Do not make complete download of CAZy the default operation #49

Closed widdowquinn closed 2 years ago

widdowquinn commented 3 years ago

Is your feature request related to a problem? Please describe.

By making the default operation of cazy_webscraper be "download all of CAZy" it is very easy for users to overwhelm the service, denying it to others.

Describe the solution you'd like

Either restrict operation only to download of specific classes/families, or make it more difficult to specify download of the complete CAZy database.

Whatever solution is used, downloading the entire database should be a conscious act for the user, not the default when running the tool with no arguments.

widdowquinn commented 3 years ago

Additionally, I would suggest strongly restricting the rate of requests when a user asks to download the complete database. A warning should also be provided.
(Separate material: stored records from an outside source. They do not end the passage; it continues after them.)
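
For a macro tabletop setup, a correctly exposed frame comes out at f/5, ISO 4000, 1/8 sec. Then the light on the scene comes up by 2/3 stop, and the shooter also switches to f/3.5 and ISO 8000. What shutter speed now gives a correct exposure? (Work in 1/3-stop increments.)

Scene light: 2/3 stop brighter.
Aperture: f/5 → f/4.5 → f/4 → f/3.5 — 1 stop opened up (brighter).
ISO: 4000 → 5000 → 6400 → 8000 — 1 stop raised (brighter).
Net so far: 2 2/3 stops brighter. Shutter speed: 1/8 → 1/10 → 1/13 → 1/15 → 1/20 → 1/25 → 1/30 → 1/40 → 1/50.

1/50s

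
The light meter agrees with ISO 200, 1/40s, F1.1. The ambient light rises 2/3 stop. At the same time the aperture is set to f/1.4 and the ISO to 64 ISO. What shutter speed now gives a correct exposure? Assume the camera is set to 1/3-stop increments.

1/13s

Scene light: 2/3 stop brighter.
Aperture: f/1.1 → f/1.2 → f/1.4 — 2/3 stop smaller aperture (darker).
ISO: 200 → 160 → 125 → 100 → 80 → 64 — 1 2/3 stops dropped (darker).
Net so far: 1 2/3 stops darker. Shutter speed: 1/40 → 1/30 → 1/25 → 1/20 → 1/15 → 1/13.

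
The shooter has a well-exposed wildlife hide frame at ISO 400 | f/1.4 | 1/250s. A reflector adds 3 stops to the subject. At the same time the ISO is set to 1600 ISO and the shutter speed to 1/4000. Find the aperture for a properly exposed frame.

Scene light: 3 stops brighter.
ISO: 400 → 800 → 1600 — 2 stops higher (brighter).
Shutter speed: 1/250 → 1/500 → 1/1000 → 1/2000 → 1/4000 — 4 stops faster (darker).
Net so far: 1 stop brighter. Aperture: f/1.4 → f/2.

f/2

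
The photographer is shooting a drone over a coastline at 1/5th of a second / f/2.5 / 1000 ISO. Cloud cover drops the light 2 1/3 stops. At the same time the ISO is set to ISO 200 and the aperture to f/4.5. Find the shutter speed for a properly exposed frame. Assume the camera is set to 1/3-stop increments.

Scene light: 2 1/3 stops darker.
ISO: 1000 → 800 → 640 → 500 → 400 → 320 → 250 → 200 — 2 1/3 stops dropped (darker).
Aperture: f/2.5 → f/2.8 → f/3.2 → f/3.5 → f/4 → f/4.5 — 1 2/3 stops narrower (darker).
Net so far: 6 1/3 stops darker. Shutter speed: 1/5 → 1/4 → 0.3 → 0.4 → 0.5 → 0.6 → 0.8 → 1 → 1.3 → 1.6 → 2 → 2.5 → 3.2 → 4 → 5 → 6 → 8 → 10 → 13 → 15.

15 s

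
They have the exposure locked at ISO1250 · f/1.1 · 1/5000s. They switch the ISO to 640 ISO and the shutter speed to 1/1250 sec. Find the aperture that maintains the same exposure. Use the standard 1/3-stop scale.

f/1.6

ISO: 1250 → 1000 → 800 → 640 — 1 stop lower (darker).
Shutter speed: 1/5000 → 1/4000 → 1/3200 → 1/2500 → 1/2000 → 1/1600 → 1/1250 — 2 stops slower (brighter).
Net change so far: 1 stop brighter. Offset with the aperture: f/1.1 → f/1.2 → f/1.4 → f/1.6.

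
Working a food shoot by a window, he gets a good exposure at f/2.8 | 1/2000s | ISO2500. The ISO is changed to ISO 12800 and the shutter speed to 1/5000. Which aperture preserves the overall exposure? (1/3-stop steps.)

f/4

ISO: 2500 → 3200 → 4000 → 5000 → 6400 → 8000 → 10000 → 12800 — 2 1/3 stops higher (brighter).
Shutter speed: 1/2000 → 1/2500 → 1/3200 → 1/4000 → 1/5000 — 1 1/3 stops shorter (darker).
Net change so far: 1 stop brighter. Offset with the aperture: f/2.8 → f/3.2 → f/3.5 → f/4.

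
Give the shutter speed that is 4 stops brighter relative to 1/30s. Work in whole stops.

Shutter speed: 1/30 → 1/15 → 1/8 → 1/4 → 1/2 — 4 stops slower (brighter).

1/2s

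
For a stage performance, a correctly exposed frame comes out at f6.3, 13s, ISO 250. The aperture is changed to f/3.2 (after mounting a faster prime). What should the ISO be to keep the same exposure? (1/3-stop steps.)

Aperture: f/6.3 → f/5.6 → f/5 → f/4.5 → f/4 → f/3.5 → f/3.2 — 2 stops wider (brighter).
Need 2 stops darker from the ISO: 250 → 200 → 160 → 125 → 100 → 80 → 64.

ISO 64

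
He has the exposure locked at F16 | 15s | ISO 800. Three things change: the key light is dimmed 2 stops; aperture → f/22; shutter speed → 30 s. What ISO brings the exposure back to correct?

ISO 3200

Scene light: 2 stops darker.
Aperture: f/16 → f/22 — 1 stop narrower (darker).
Shutter speed: 15 → 30 — 1 stop slower (brighter).
Net so far: 2 stops darker. ISO: 800 → 1600 → 3200.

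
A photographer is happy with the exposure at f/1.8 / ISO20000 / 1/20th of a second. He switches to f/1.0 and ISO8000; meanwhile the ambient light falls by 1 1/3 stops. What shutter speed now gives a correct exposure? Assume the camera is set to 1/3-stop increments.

1/10s

Scene light: 1 1/3 stops darker.
Aperture: f/1.8 → f/1.6 → f/1.4 → f/1.2 → f/1.1 → f/1.0 — 1 2/3 stops opened up (brighter).
ISO: 20000 → 16000 → 12800 → 10000 → 8000 — 1 1/3 stops lower (darker).
Net so far: 1 stop darker. Shutter speed: 1/20 → 1/15 → 1/13 → 1/10.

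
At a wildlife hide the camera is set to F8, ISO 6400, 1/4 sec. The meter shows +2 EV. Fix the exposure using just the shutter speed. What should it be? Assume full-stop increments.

Overexposed by 2 stops → need 2 stops darker.
Shutter speed: 1/4 → 1/8 → 1/15.

1/15s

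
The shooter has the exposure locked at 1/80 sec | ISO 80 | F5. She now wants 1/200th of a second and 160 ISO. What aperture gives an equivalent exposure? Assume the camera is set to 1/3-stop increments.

f/4.5

Shutter speed: 1/80 → 1/100 → 1/125 → 1/160 → 1/200 — 1 1/3 stops faster (darker).
ISO: 80 → 100 → 125 → 160 — 1 stop higher (brighter).
Net change so far: 1/3 stop darker. Offset with the aperture: f/5 → f/4.5.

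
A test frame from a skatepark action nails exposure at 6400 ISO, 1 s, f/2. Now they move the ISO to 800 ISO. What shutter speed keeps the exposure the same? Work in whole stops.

8 s

ISO: 6400 → 3200 → 1600 → 800 — 3 stops dropped (darker).
Need 3 stops brighter from the shutter speed: 1 → 2 → 4 → 8.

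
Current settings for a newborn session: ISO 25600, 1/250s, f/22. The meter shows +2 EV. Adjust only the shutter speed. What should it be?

1/1000s

Overexposed by 2 stops → need 2 stops darker.
Shutter speed: 1/250 → 1/500 → 1/1000.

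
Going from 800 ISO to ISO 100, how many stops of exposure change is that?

800 → 400 → 200 → 100 — count the steps: 3 stops.

3 stops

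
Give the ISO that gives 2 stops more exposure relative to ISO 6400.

ISO 25600

ISO: 6400 → 12800 → 25600 — 2 stops higher (brighter).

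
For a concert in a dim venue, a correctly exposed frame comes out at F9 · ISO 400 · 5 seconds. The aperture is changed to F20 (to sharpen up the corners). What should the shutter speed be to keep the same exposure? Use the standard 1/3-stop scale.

Aperture: f/9 → f/10 → f/11 → f/13 → f/14 → f/16 → f/18 → f/20 — 2 1/3 stops narrower (darker).
Need 2 1/3 stops brighter from the shutter speed: 5 → 6 → 8 → 10 → 13 → 15 → 20 → 25.

25 s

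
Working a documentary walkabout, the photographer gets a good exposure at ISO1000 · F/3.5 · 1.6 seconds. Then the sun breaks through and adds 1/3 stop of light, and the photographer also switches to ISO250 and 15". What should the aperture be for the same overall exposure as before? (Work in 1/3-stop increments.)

Scene light: 1/3 stop brighter.
ISO: 1000 → 800 → 640 → 500 → 400 → 320 → 250 — 2 stops lower (darker).
Shutter speed: 1.6 → 2 → 2.5 → 3.2 → 4 → 5 → 6 → 8 → 10 → 13 → 15 — 3 1/3 stops longer (brighter).
Net so far: 1 2/3 stops brighter. Aperture: f/3.5 → f/4 → f/4.5 → f/5 → f/5.6 → f/6.3.

f/6.3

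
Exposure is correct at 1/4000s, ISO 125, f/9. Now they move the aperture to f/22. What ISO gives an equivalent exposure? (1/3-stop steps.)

ISO 800

Aperture: f/9 → f/10 → f/11 → f/13 → f/14 → f/16 → f/18 → f/20 → f/22 — 2 2/3 stops stopped down (darker).
Need 2 2/3 stops brighter from the ISO: 125 → 160 → 200 → 250 → 320 → 400 → 500 → 640 → 800.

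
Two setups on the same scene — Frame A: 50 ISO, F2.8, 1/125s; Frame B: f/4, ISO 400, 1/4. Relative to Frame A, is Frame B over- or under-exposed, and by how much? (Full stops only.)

7 stops brighter

Aperture: f/2.8 → f/4 — 1 stop smaller aperture (darker).
Shutter speed: 1/125 → 1/60 → 1/30 → 1/15 → 1/8 → 1/4 — 5 stops longer (brighter).
ISO: 50 → 100 → 200 → 400 — 3 stops raised (brighter).
Net: −1 +5 +3 = +7 stops.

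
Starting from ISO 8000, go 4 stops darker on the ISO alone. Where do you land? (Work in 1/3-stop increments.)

ISO: 8000 → 6400 → 5000 → 4000 → 3200 → 2500 → 2000 → 1600 → 1250 → 1000 → 800 → 640 → 500 — 4 stops lower (darker).

ISO 500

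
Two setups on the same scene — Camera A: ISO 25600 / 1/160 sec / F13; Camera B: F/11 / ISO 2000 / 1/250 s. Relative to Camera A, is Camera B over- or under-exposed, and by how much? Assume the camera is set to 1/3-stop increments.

4 stops darker

Aperture: f/13 → f/11 — 1/3 stop larger aperture (brighter).
Shutter speed: 1/160 → 1/200 → 1/250 — 2/3 stop shorter (darker).
ISO: 25600 → 20000 → 16000 → 12800 → 10000 → 8000 → 6400 → 5000 → 4000 → 3200 → 2500 → 2000 — 3 2/3 stops lower (darker).
Net: +1/3 −2/3 −3 2/3 = −4 stops.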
For instance, if downloading the entire CAZy database was only possible when the --complete_download is set, then the output may look like:

$ cazy_webscraper --complete_download
[WARNING] Downloading the complete CAZy database uses a large amount of bandwidth and may cause the CAZy service to deteriorate for other users.
[WARNING] Please consider downloading only the sequences you need, if possible.
[WARNING] Due to the large size of this request, the rate of requests will be limited to <SOME VALUE> per second to help maintain CAZy service for other users.
HobnobMancer commented 2 years ago

This is no longer relevant for cazy_webscraper V2 because downloading all of CAZy requires one call to CAZy to download the txt file, therefore, default behaviour is to download all of CAZy - especially as this only takes 10-15 minutes.